Why is accurate recording important?
Accurate recording on the MAR is crucial for several reasons. It helps ensure patient safety by preventing medication errors, facilitates communication among healthcare providers, and supports legal documentation in case of disputes. Consistent and precise entries can significantly impact patient outcomes.
What should I do if I make a mistake on the MAR?
If a mistake is made on the MAR, it is essential to correct it promptly. Draw a single line through the incorrect entry and write the correct information next to it. Initial and date the correction to maintain a clear record of changes. Avoid using correction fluid, as it can obscure the original entry.
How often should the MAR be updated?
The MAR should be updated each time a medication is administered. Additionally, it should be reviewed and revised whenever there are changes to the medication regimen, such as new prescriptions or discontinuations. Regular updates help maintain an accurate and current record of the patient's medication history.

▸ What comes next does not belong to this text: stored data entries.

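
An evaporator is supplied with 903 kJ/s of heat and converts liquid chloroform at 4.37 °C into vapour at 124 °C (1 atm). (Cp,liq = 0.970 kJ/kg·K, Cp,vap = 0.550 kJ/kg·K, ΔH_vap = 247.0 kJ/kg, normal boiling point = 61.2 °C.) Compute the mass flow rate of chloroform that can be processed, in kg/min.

ṁ = 161 kg/min

Δh = 0.970×(61.2−4.37) + 247.0 + 0.550×(124−61.2) = 336.67 kJ/kg
Q = 903 kJ/s = 903 kJ/s = 54180 kJ/min
ṁ = Q/Δh = 54180 / 336.67 = 160.93 kg/min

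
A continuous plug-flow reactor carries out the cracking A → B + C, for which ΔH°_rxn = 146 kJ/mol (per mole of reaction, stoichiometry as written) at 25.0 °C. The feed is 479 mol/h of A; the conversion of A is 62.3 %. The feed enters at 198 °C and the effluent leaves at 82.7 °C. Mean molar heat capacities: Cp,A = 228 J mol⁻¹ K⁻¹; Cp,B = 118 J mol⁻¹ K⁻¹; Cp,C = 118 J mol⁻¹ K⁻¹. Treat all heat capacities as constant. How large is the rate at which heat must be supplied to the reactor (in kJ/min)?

Extent of reaction ξ = 0.623 × 479 = 298.42 mol/h
Reaction term: ξ·ΔH°_rxn = 298.42 × 146 = 43569 kJ/h
Sensible, feed 198→25 °C: -18894 kJ/h
Outlet flows (mol/h): A 180.58, B 298.42, C 298.42
Sensible, products 25→82.7 °C: 6439.3 kJ/h
Q = ΔH = 31114 kJ/h = 8.6429 kW
Heat supplied = 518.57 kJ/min

Q_in = 519 kJ/min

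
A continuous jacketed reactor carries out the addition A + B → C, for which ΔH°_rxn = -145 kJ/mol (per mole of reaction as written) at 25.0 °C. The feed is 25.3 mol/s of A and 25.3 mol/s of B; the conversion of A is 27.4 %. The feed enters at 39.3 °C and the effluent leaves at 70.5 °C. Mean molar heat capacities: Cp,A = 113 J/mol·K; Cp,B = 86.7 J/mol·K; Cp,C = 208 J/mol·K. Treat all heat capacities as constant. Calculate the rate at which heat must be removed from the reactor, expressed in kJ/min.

Q_out = 50700 kJ/min

Extent of reaction ξ = 0.274 × 25.3 = 6.9322 mol/s
Reaction term: ξ·ΔH°_rxn = 6.9322 × -145 = -1005.2 kJ/s
Sensible, feed 39.3→25 °C: -72.249 kJ/s
Outlet flows (mol/s): A 18.368, B 18.368, C 6.9322
Sensible, products 25→70.5 °C: 232.5 kJ/s
Q = ΔH = -844.92 kJ/s = -844.92 kW
Heat removed = 50695 kJ/min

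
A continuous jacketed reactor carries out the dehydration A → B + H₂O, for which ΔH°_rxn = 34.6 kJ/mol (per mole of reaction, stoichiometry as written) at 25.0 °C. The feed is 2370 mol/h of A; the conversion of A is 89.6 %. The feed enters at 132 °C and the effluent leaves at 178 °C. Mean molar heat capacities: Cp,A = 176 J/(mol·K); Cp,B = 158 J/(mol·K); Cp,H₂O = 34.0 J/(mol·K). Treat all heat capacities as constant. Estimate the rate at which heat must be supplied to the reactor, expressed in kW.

Q_in = 27.2 kW

Extent of reaction ξ = 0.896 × 2370 = 2123.5 mol/h
Reaction term: ξ·ΔH°_rxn = 2123.5 × 34.6 = 73474 kJ/h
Sensible, feed 132→25 °C: -44632 kJ/h
Outlet flows (mol/h): A 246.48, B 2123.5, H₂O 2123.5
Sensible, products 25→178 °C: 69018 kJ/h
Q = ΔH = 97860 kJ/h = 27.183 kW
Heat supplied = 27.183 kW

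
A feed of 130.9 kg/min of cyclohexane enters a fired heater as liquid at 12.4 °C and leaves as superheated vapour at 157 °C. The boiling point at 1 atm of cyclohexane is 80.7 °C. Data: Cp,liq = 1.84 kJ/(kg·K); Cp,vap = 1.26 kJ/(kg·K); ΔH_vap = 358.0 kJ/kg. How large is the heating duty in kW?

liquid 12.4→80.7 °C: 125.67 kJ/kg
vaporisation at 80.7 °C: 358 kJ/kg
vapour 80.7→157 °C: 96.138 kJ/kg
Δh = 125.67 + 358 + 96.138 = 579.81 kJ/kg
Q = ṁ·Δh = 130.9 kg/min × 579.81 kJ/kg = 75897 kJ/min
|Q| = 1265 kW

Q = 1260 kW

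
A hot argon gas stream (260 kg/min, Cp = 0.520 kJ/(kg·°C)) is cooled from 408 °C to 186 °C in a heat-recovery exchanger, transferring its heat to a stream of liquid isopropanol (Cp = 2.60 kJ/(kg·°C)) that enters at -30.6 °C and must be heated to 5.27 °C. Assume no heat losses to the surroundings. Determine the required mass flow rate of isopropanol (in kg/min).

ṁ_c = 322 kg/min

Heat released by hot stream: Q = 260 × 0.520 × (408 − 186) = 30014 kJ/min
Energy balance on cold side (adiabatic exchanger): Q = ṁ_c·Cp_c·(T_c,out − T_c,in)
ṁ_c = 30014 / [2.60 × (5.27 − -30.6)] = 321.83 kg/min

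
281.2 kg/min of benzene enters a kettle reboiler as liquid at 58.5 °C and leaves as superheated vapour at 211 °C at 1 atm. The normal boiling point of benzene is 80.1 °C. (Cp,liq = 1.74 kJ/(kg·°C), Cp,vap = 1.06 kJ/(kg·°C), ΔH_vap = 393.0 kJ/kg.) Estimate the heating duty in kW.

liquid 58.5→80.1 °C: 37.584 kJ/kg
vaporisation at 80.1 °C: 393 kJ/kg
vapour 80.1→211 °C: 138.75 kJ/kg
Δh = 37.584 + 393 + 138.75 = 569.34 kJ/kg
Q = ṁ·Δh = 281.2 kg/min × 569.34 kJ/kg = 160100 kJ/min
|Q| = 2668.3 kW

Q = 2670 kW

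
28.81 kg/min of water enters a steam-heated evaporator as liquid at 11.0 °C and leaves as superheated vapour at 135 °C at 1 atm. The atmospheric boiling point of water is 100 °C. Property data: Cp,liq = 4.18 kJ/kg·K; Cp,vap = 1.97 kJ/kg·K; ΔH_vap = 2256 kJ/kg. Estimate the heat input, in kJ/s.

Q = 1290 kJ/s

liquid 11.0→100 °C: 372.02 kJ/kg
vaporisation at 100 °C: 2256 kJ/kg
vapour 100→135 °C: 68.95 kJ/kg
Δh = 372.02 + 2256 + 68.95 = 2697 kJ/kg
Q = ṁ·Δh = 28.81 kg/min × 2697 kJ/kg = 77700 kJ/min
|Q| = 1295 kW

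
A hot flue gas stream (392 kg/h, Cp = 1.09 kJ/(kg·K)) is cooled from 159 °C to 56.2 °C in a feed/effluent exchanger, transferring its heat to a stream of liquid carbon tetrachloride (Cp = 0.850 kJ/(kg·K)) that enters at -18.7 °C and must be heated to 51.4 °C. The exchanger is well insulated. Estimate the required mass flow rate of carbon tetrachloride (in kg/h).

Heat released by hot stream: Q = 392 × 1.09 × (159 − 56.2) = 43924 kJ/h
Energy balance on cold side (adiabatic exchanger): Q = ṁ_c·Cp_c·(T_c,out − T_c,in)
ṁ_c = 43924 / [0.850 × (51.4 − -18.7)] = 737.17 kg/h

ṁ_c = 737 kg/h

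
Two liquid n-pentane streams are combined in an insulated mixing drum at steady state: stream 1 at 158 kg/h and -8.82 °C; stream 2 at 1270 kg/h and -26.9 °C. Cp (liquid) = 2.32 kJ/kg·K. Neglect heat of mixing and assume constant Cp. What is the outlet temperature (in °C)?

T_out = -24.9 °C

Energy balance with Q = 0: Σ ṁᵢCp,ᵢ(T_out − Tᵢ) = 0
T_out = Σ ṁᵢCp,ᵢTᵢ / Σ ṁᵢCp,ᵢ
      = -82491 / 3313 = -24.9 °C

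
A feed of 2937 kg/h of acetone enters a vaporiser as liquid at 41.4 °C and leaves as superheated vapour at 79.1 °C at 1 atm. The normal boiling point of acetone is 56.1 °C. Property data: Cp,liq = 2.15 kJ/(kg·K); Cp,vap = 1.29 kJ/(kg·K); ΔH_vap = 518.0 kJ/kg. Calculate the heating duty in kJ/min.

Q = 28400 kJ/min

liquid 41.4→56.1 °C: 31.605 kJ/kg
vaporisation at 56.1 °C: 518 kJ/kg
vapour 56.1→79.1 °C: 29.67 kJ/kg
Δh = 31.605 + 518 + 29.67 = 579.27 kJ/kg
Q = ṁ·Δh = 2937 kg/h × 579.27 kJ/kg = 1.7013e+06 kJ/h
|Q| = 472.59 kW = 28356 kJ/min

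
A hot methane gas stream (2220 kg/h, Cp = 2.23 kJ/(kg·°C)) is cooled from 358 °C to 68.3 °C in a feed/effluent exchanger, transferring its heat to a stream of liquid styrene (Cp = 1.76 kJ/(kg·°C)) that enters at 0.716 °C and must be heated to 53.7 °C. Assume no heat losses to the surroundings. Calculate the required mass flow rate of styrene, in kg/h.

ṁ_c = 15400 kg/h

Heat released by hot stream: Q = 2220 × 2.23 × (358 − 68.3) = 1.4342e+06 kJ/h
Energy balance on cold side (adiabatic exchanger): Q = ṁ_c·Cp_c·(T_c,out − T_c,in)
ṁ_c = 1.4342e+06 / [1.76 × (53.7 − 0.716)] = 15380 kg/h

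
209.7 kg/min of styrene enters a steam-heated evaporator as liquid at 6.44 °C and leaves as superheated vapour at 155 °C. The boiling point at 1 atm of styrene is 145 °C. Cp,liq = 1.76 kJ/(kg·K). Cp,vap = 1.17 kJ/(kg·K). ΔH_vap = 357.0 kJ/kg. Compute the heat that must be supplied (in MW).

Q = 2.14 MW

liquid 6.44→145 °C: 243.87 kJ/kg
vaporisation at 145 °C: 357 kJ/kg
vapour 145→155 °C: 11.7 kJ/kg
Δh = 243.87 + 357 + 11.7 = 612.57 kJ/kg
Q = ṁ·Δh = 209.7 kg/min × 612.57 kJ/kg = 128460 kJ/min
|Q| = 2140.9 kW = 2.1409 MW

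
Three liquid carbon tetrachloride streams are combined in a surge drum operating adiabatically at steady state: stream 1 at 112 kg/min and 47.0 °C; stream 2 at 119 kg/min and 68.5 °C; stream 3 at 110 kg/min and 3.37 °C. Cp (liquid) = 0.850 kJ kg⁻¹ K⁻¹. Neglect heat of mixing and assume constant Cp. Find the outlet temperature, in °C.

Adiabatic, steady state ⇒ Σ ṁᵢCp,ᵢ(T_out − Tᵢ) = 0
Σ ṁᵢCp,ᵢTᵢ = 112×0.850×47.0 + 119×0.850×68.5 + 110×0.850×3.37 = 11718
Σ ṁᵢCp,ᵢ = 112×0.850 + 119×0.850 + 110×0.850 = 289.85
T_out = 11718 / 289.85 = 40.429 °C

T_out = 40.4 °C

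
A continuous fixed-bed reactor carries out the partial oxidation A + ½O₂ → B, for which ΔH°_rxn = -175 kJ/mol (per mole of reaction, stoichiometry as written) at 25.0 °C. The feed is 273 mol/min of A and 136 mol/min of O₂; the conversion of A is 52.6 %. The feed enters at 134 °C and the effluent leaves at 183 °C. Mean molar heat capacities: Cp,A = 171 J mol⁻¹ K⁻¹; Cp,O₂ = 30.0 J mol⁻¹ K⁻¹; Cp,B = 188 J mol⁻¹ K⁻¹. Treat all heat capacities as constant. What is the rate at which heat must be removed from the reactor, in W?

Q_out = 377000 W

Extent of reaction ξ = 0.526 × 273 = 143.6 mol/min
Reaction term: ξ·ΔH°_rxn = 143.6 × -175 = -25130 kJ/min
Sensible, feed 134→25 °C: -5533.2 kJ/min
Outlet flows (mol/min): A 129.4, O₂ 64.201, B 143.6
Sensible, products 25→183 °C: 8065.9 kJ/min
Q = ΔH = -22597 kJ/min = -376.61 kW
Heat removed = 376610 W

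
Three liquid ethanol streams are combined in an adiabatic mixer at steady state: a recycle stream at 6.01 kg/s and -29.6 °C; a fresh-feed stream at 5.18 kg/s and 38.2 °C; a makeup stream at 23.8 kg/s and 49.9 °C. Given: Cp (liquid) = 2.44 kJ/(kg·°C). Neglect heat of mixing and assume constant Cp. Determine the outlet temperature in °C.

Energy balance with Q = 0: Σ ṁᵢCp,ᵢ(T_out − Tᵢ) = 0
T_out = Σ ṁᵢCp,ᵢTᵢ / Σ ṁᵢCp,ᵢ
      = 2946.5 / 85.376 = 34.513 °C

T_out = 34.5 °C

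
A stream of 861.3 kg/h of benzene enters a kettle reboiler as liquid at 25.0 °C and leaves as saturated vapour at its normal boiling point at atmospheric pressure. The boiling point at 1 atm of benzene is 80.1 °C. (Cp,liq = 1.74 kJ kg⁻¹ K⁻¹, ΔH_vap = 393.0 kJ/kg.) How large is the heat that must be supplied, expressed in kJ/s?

liquid 25.0→80.1 °C: 95.874 kJ/kg
vaporisation at 80.1 °C: 393 kJ/kg
Δh = 95.874 + 393 = 488.87 kJ/kg
Q = ṁ·Δh = 861.3 kg/h × 488.87 kJ/kg = 421070 kJ/h
|Q| = 116.96 kW

Q = 117 kJ/s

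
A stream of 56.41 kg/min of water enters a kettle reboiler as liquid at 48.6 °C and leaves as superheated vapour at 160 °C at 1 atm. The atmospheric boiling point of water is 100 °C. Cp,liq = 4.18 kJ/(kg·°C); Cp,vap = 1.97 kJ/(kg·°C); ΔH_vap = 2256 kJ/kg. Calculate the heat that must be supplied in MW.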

Can family members access the MAR?
Access to the MAR is typically restricted to healthcare professionals directly involved in the patient's care. However, family members may be allowed to view the MAR if it is deemed appropriate by the healthcare team. It is essential to respect patient privacy and confidentiality when sharing this information.
Where can I find a Medication Administration Record Sheet?
MAR sheets can often be obtained from healthcare facilities, pharmacies, or online resources. Many organizations provide templates that can be customized to meet specific needs. Always ensure that the version you use complies with relevant regulations and standards in your healthcare setting.